Exquisitely low tech on the ground, and a fun, engaging, global exercise. May not be perfect for total population figures, but may identify where undercounting is occurring (and overcounts). A nice image: hundreds of millions of lights at the same time, each representing a single human life, spanning large portions of the globe. The spy satellite folks would get a kick out of it.
perrygeo•1d ago
Given that these regions were clearly valuable real estate - valleys with waterways near urban centers - it's very hard to make the case that these 307 flooded valleys represent all rural areas on earth. It seems like the authors conveniently skip the bias they themselves introduced. A few hundred dam sites are not representative of rural land on earth, and this paper is sketchy AF for trying to make that claim without supporting their assumption.

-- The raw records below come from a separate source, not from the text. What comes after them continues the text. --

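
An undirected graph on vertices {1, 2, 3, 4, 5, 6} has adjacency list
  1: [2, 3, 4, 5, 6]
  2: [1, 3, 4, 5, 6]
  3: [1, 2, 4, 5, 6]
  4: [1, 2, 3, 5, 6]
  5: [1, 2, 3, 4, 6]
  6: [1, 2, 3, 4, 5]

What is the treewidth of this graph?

5

A width-5 tree decomposition is:
Bags: B1 = {1, 2, 3, 4, 5, 6}
Tree: (single bag)
A single bag containing all 6 vertices is trivially a valid decomposition of width 5. Conversely, {1, 2, 3, 4, 5, 6} is a clique of size 6, and the vertices of any clique must share a bag in every tree decomposition; so some bag has ≥ 6 vertices and tw(G) ≥ 5. The upper and lower bounds meet at 5, so that is the treewidth.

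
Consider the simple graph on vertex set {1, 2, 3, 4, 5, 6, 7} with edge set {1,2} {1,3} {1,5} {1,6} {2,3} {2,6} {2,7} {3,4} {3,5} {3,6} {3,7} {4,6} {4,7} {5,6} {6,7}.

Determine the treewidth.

A width-3 tree decomposition is:
Bags: B1 = {2, 3, 6, 7}  B2 = {1, 2, 3, 6}  B3 = {1, 3, 5, 6}  B4 = {3, 4, 6, 7}
Tree: B1–B2, B2–B3, B1–B4
Each bag holds 4 vertices, so the decomposition has width 3, which upper-bounds the treewidth. For the lower bound, the 4 vertices {1, 2, 3, 6} are pairwise adjacent, and any tree decomposition puts a clique entirely inside one bag — forcing width ≥ 3. Combining the bounds, tw(G) = 3.

3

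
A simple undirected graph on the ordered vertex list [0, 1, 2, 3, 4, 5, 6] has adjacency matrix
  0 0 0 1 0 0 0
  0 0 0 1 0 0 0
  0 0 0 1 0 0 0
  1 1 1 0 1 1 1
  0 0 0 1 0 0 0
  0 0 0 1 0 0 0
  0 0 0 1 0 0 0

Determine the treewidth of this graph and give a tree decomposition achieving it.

The largest bag has 2 vertices, giving width 1; this decomposition certifies tw(G) ≤ 1. Since G has at least one edge (e.g. 2–3), it is not an edgeless graph, so tw(G) ≥ 1. Combining the bounds, tw(G) = 1.

Treewidth 1.
One such decomposition:
Bags: B1 = {2, 3}  B2 = {0, 3}  B3 = {3, 5}  B4 = {3, 4}  B5 = {1, 3}  B6 = {3, 6}
Tree: B1–B2, B1–B3, B3–B4, B3–B5, B5–B6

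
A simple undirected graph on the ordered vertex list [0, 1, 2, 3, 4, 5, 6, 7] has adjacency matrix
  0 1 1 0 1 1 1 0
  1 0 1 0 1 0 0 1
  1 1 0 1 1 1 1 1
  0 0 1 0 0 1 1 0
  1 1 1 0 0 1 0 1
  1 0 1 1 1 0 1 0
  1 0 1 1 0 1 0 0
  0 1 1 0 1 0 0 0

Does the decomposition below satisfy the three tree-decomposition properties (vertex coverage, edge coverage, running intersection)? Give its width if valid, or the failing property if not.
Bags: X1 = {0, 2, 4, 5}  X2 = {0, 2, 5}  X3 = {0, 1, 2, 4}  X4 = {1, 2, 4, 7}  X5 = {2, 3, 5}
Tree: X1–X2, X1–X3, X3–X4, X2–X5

No — vertex 6 appears in no bag.

A tree decomposition must satisfy three properties: every vertex lies in some bag; for every edge, both endpoints lie together in some bag; and for every vertex, the bags containing it form a connected subtree. Here vertex 6 appears in no bag, so the decomposition is invalid.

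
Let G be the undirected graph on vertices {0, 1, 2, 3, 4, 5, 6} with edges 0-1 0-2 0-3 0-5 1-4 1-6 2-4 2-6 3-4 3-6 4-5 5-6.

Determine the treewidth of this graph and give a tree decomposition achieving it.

Every bag has size at most 4, so the width is 4 − 1 = 3 and tw(G) ≤ 3. For the lower bound: the 4 vertex sets {1,6}, {0,5}, {4}, {3} are disjoint, each induces a connected subgraph, and every pair is joined by at least one edge of G. Contracting each set to a single vertex therefore yields K_{4} as a minor, and since treewidth is minor-monotone, tw(G) ≥ tw(K_{4}) = 3. The upper and lower bounds meet at 3, so that is the treewidth.

Treewidth 3.
One optimal decomposition is:
Bags: B1 = {0, 1, 4, 6}  B2 = {0, 4, 5, 6}  B3 = {0, 3, 4, 6}  B4 = {0, 2, 4, 6}
Tree: B1–B2, B2–B3, B3–B4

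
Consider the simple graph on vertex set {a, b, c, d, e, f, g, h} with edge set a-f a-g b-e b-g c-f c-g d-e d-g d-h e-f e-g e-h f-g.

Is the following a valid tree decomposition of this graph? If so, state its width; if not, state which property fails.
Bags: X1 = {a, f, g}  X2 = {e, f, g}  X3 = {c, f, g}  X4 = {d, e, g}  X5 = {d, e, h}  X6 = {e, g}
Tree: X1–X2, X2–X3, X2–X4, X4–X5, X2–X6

No — vertex b appears in no bag.

A tree decomposition must satisfy three properties: every vertex lies in some bag; for every edge, both endpoints lie together in some bag; and for every vertex, the bags containing it form a connected subtree. Here vertex b appears in no bag, so the decomposition is invalid.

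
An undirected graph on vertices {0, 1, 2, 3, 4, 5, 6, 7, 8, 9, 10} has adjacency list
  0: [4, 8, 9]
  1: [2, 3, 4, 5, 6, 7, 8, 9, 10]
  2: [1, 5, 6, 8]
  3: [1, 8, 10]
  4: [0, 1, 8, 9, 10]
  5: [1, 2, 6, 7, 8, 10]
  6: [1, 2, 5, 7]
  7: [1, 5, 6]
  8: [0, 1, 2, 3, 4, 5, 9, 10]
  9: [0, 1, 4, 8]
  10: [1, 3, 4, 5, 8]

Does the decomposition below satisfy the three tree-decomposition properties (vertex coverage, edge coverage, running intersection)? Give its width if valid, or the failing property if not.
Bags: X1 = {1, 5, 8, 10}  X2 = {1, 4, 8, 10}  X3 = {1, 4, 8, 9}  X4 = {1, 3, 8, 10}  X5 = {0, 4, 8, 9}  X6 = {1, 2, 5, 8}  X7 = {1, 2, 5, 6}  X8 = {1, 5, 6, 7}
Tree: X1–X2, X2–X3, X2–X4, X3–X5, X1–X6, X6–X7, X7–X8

Vertex coverage: the bags together contain {0, 1, 2, 3, 4, 5, 6, 7, 8, 9, 10}, the full vertex set. Edge coverage: each edge of G has both endpoints in at least one bag. Running intersection: for every vertex, the bags containing it form a connected subtree. All three properties hold, so this is a valid tree decomposition of width max|bag| − 1 = 3, and hence tw(G) ≤ 3.

Yes; width 3.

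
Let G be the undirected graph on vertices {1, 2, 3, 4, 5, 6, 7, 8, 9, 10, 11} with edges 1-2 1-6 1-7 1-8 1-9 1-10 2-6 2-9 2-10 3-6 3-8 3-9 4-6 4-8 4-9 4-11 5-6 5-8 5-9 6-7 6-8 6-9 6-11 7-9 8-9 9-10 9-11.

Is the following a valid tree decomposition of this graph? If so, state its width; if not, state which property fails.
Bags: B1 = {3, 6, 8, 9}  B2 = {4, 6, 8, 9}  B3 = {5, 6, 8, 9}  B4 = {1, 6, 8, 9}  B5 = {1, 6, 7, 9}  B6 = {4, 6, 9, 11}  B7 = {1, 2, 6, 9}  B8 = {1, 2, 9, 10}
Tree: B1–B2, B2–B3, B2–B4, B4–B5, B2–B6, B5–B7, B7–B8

Every vertex of G appears in some bag (union = {1, 2, 3, 4, 5, 6, 7, 8, 9, 10, 11}); every edge is covered by a bag; and for each vertex v the set of bags containing v is connected in the bag tree. The decomposition is therefore valid. The largest bag has 4 vertices, so the width is 3.

Yes; width 3.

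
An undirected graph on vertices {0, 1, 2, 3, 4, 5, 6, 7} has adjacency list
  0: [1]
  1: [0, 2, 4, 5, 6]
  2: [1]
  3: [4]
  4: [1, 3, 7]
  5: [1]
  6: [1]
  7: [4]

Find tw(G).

A width-1 tree decomposition is:
Bags: B1 = {0, 1}  B2 = {1, 4}  B3 = {1, 2}  B4 = {3, 4}  B5 = {1, 6}  B6 = {4, 7}  B7 = {1, 5}
Tree: B1–B2, B2–B3, B2–B4, B2–B5, B4–B6, B3–B7
The largest bag has 2 vertices, giving width 1; this decomposition certifies tw(G) ≤ 1. G has an edge, so its treewidth is at least 1. Hence tw(G) = 1 exactly.

1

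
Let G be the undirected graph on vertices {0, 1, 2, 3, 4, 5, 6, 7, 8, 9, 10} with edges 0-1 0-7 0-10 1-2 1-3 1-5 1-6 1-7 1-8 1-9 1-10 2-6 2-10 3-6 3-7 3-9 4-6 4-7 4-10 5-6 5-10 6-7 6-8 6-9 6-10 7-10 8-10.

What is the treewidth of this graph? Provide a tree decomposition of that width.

Each bag holds 4 vertices, so the decomposition has width 3, which upper-bounds the treewidth. On the other hand G contains the 4-clique {0, 1, 7, 10}. A clique must lie in a single bag of any decomposition, so no decomposition can have width below 3. Therefore the treewidth is 3.

Treewidth 3.
Bags: B1 = {1, 6, 7, 10}  B2 = {1, 3, 6, 7}  B3 = {0, 1, 7, 10}  B4 = {4, 6, 7, 10}  B5 = {1, 3, 6, 9}  B6 = {1, 6, 8, 10}  B7 = {1, 2, 6, 10}  B8 = {1, 5, 6, 10}
Tree: B1–B2, B1–B3, B1–B4, B2–B5, B1–B6, B1–B7, B6–B8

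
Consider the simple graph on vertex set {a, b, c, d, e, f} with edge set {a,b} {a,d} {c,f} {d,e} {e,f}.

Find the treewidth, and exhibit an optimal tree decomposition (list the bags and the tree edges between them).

The largest bag has 2 vertices, giving width 1; this decomposition certifies tw(G) ≤ 1. Any graph with an edge has treewidth ≥ 1, and G has the edge c–f. The upper and lower bounds meet at 1, so that is the treewidth.

Treewidth 1.
Bags: B1 = {c, f}  B2 = {e, f}  B3 = {d, e}  B4 = {a, d}  B5 = {a, b}
Tree: B1–B2, B2–B3, B3–B4, B4–B5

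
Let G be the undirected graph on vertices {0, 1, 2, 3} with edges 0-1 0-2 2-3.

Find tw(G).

1

A width-1 tree decomposition is:
Bags: B1 = {0, 1}  B2 = {0, 2}  B3 = {2, 3}
Tree: B1–B2, B2–B3
Every bag has size at most 2, so the width is 2 − 1 = 1 and tw(G) ≤ 1. G has an edge, so its treewidth is at least 1. The upper and lower bounds meet at 1, so that is the treewidth.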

Furthermore, and this might be more a chip on my personal shoulder, they fail to outline their methods or do adequate sensitivity analysis. The vector footprint of the reservoirs and the raster population grid are disparate data models and there are many different approaches for determining their overlap. Do you include the center of the cell? Only 50% coverage? Any coverage? 100% coverage only? How are the data reprojected to align spatially? And given the coarse resolution and spatial arrangement (fractal coastlines, high perimeter:area), those details are not just GIS nerdery, they have massive impacts on the results. At least the code is available so it could potentially be reviewed.